To print out a line of text to the terminal, I must still call their
java.lang.System.out.println function. There is NO OTHER WAY to get for VM
bytecode to interface with the system. I could provide my own Native C compiled
interface to print out text (with binaries for each and every platform), then
register them with the VM and call them through the VM, but then you might as
well just write the program in C or ASM or anything that compiles to machine
code (not Java), and forgo the VM translation layer. My compiler wraps over the
verbose java.lang.System.out.print* methods and provides me with "say"
eg:

say "Hello World"
ret 0

That's a complete valid Hello World program. I resolve the symbolic reference
to the say and ret functions at compile time. However, since my code compiles
so fast, it is used in many of my programs as Scripting language. That is --
It's stored as text and compiled at runtime.

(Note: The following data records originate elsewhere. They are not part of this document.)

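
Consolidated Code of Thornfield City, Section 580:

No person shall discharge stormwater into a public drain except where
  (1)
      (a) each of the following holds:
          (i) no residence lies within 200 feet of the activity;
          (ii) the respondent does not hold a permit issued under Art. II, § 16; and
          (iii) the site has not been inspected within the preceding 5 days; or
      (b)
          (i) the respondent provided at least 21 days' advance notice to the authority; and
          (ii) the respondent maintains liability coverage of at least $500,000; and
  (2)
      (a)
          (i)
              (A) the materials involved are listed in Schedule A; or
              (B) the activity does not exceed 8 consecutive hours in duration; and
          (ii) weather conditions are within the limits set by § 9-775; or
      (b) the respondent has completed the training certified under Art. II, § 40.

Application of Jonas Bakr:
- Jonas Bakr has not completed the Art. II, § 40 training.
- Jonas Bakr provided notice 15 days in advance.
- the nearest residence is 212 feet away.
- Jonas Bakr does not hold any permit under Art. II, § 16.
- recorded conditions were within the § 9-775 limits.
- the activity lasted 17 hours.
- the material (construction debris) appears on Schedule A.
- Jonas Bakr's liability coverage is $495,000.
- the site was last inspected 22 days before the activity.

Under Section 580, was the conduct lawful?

(i) no residence in 200 ft — met.
(ii) not (holds permit) — satisfied.
(iii) not (site inspected) — satisfied.
(a): T AND T AND T → true.
(i) ≥21 days' notice — not met.
(ii) coverage ≥ $500,000 — not met.
(b): F AND F → false.
(1): T OR F → true.
(A) Schedule A material — satisfied.
(B) ≤ 8 hrs duration — fails.
So (i) is satisfied (T OR F).
(ii) weather ok — met.
So (a) is satisfied (T AND T).
(b) training certified — fails.
So (2) is satisfied (T OR F).
So Overall is satisfied (T AND T).

Yes — lawful.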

Nearly all Scripting languages
would thus infringe the '104 patent.

To build my interfaces to the Java VM I did in fact write much bytecode by
hand.

If the court finds APIs are copyright-able, then code written in totally
different languages will stop working -- I don't see how GNU classpath would
operate at all.

I've started writing my own non-computer language as well -- I call it Galactic.
It's simple and inspired by machine code. This is so my documentations and
bytecode may be one and the same, and someone like Oracle can't say: "Did
you use symbolic references?" I'll say, "Nope. I only ever used:
/ | -- . / / [_]
"

Yes, this is what patent and copyright have done to me. I'm off writing my own
languages... because English is now dangerous to my way of life.